A alínea que manda registrar exatamente esse momento
A alínea "a" do subitem 1.5.4.4.6 da NR-1 aciona a revisão da avaliação de riscos após a implementação das medidas de prevenção, para avaliação de riscos residuais. Quando a empresa cumpre esse item, ela produz, sem querer, o par de valores que a reconstituição futura vai precisar: o antes e o depois, com a medida datada entre os dois. Quando não cumpre, sobra só o depois.
o que uma reconstituição honesta precisa dizer
- Em que ela se baseia: quais documentos do período foram efetivamente examinados, com data e origem de cada um.
- O que não existe: quais registros do período não foram localizados. Declarar a ausência é parte da metodologia, não confissão de fraqueza.
- Qual é a hipótese de equivalência: o que se está afirmando ter permanecido igual entre o período descrito e o momento em que se mediu, e por quê.
- O que mudou: as alterações de processo, leiaute, insumo, jornada e medidas de controle identificadas entre os dois momentos, e como elas foram tratadas.
- Qual é o grau de incerteza: onde a conclusão é firme e onde ela é inferência.
Um documento que traz essas cinco coisas é auditável — um leitor pode discordar da inferência sem acusar quem a fez de ter inventado. Um documento que apresenta um número de hoje como se fosse de quinze anos atrás, sem declarar nada disso, não oferece a quem o lê nenhuma maneira de distinguir cuidado de invenção.

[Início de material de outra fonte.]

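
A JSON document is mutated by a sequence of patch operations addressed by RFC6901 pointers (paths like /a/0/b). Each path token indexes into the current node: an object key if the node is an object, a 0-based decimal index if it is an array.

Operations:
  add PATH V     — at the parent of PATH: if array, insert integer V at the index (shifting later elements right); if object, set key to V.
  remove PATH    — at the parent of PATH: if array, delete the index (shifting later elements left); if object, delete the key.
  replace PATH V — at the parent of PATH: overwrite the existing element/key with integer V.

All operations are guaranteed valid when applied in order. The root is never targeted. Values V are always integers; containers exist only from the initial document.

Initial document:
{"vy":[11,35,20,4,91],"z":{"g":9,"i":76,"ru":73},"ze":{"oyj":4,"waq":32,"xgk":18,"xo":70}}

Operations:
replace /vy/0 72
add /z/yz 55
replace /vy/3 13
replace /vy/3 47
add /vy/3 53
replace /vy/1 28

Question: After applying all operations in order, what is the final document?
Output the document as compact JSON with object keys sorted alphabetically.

Answer: {"vy":[72,28,20,53,47,91],"z":{"g":9,"i":76,"ru":73,"yz":55},"ze":{"oyj":4,"waq":32,"xgk":18,"xo":70}}

Derivation:
After op 1 (replace /vy/0 72): {"vy":[72,35,20,4,91],"z":{"g":9,"i":76,"ru":73},"ze":{"oyj":4,"waq":32,"xgk":18,"xo":70}}
After op 2 (add /z/yz 55): {"vy":[72,35,20,4,91],"z":{"g":9,"i":76,"ru":73,"yz":55},"ze":{"oyj":4,"waq":32,"xgk":18,"xo":70}}
After op 3 (replace /vy/3 13): {"vy":[72,35,20,13,91],"z":{"g":9,"i":76,"ru":73,"yz":55},"ze":{"oyj":4,"waq":32,"xgk":18,"xo":70}}
After op 4 (replace /vy/3 47): {"vy":[72,35,20,47,91],"z":{"g":9,"i":76,"ru":73,"yz":55},"ze":{"oyj":4,"waq":32,"xgk":18,"xo":70}}
After op 5 (add /vy/3 53): {"vy":[72,35,20,53,47,91],"z":{"g":9,"i":76,"ru":73,"yz":55},"ze":{"oyj":4,"waq":32,"xgk":18,"xo":70}}
After op 6 (replace /vy/1 28): {"vy":[72,28,20,53,47,91],"z":{"g":9,"i":76,"ru":73,"yz":55},"ze":{"oyj":4,"waq":32,"xgk":18,"xo":70}}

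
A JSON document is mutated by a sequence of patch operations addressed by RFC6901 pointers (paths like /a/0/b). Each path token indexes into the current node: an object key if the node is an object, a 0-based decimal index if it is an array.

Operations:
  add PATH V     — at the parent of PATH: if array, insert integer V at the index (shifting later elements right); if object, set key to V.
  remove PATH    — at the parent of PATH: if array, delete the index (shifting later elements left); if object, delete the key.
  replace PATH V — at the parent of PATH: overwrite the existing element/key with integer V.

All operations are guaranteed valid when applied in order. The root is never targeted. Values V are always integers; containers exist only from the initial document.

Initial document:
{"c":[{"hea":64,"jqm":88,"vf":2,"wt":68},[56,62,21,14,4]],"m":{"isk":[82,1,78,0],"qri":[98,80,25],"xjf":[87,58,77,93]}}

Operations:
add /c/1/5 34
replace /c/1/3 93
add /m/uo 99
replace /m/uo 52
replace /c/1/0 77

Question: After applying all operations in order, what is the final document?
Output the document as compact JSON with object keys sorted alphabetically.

Answer: {"c":[{"hea":64,"jqm":88,"vf":2,"wt":68},[77,62,21,93,4,34]],"m":{"isk":[82,1,78,0],"qri":[98,80,25],"uo":52,"xjf":[87,58,77,93]}}

Derivation:
After op 1 (add /c/1/5 34): {"c":[{"hea":64,"jqm":88,"vf":2,"wt":68},[56,62,21,14,4,34]],"m":{"isk":[82,1,78,0],"qri":[98,80,25],"xjf":[87,58,77,93]}}
After op 2 (replace /c/1/3 93): {"c":[{"hea":64,"jqm":88,"vf":2,"wt":68},[56,62,21,93,4,34]],"m":{"isk":[82,1,78,0],"qri":[98,80,25],"xjf":[87,58,77,93]}}
After op 3 (add /m/uo 99): {"c":[{"hea":64,"jqm":88,"vf":2,"wt":68},[56,62,21,93,4,34]],"m":{"isk":[82,1,78,0],"qri":[98,80,25],"uo":99,"xjf":[87,58,77,93]}}
After op 4 (replace /m/uo 52): {"c":[{"hea":64,"jqm":88,"vf":2,"wt":68},[56,62,21,93,4,34]],"m":{"isk":[82,1,78,0],"qri":[98,80,25],"uo":52,"xjf":[87,58,77,93]}}
After op 5 (replace /c/1/0 77): {"c":[{"hea":64,"jqm":88,"vf":2,"wt":68},[77,62,21,93,4,34]],"m":{"isk":[82,1,78,0],"qri":[98,80,25],"uo":52,"xjf":[87,58,77,93]}}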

A decisão que evita o problema inteiro custa quase nada
Guardar o histórico das versões do inventário e os relatórios de avaliação com as circunstâncias descritas é obrigação já existente, tem prazo escrito, e é a única coisa capaz de tornar desnecessária qualquer reconstituição futura. A empresa que refaz o programa do zero a cada troca de fornecedor e descarta a versão anterior está, na prática, escolhendo pagar depois por uma inferência que hoje seria um documento.
Fontes
- NR-9 — Avaliação e controle das exposições ocupacionais a agentes físicos, químicos e biológicos. Subitens 9.4.3 e 9.4.4 - registro das avaliações
- NR-1 — Disposições gerais e gerenciamento de riscos ocupacionais. Subitens 1.5.7.3.3 e 1.5.7.3.3.1 - histórico por vinte anos
- NR-7 — Programa de controle médico de saúde ocupacional. Subitem 7.6.1.1 - guarda do prontuário
A norma vigente e sempre a publicada pelo Ministerio do Trabalho e Emprego. Este texto comenta a exigencia — nao a substitui, e nao vale como parecer para caso concreto.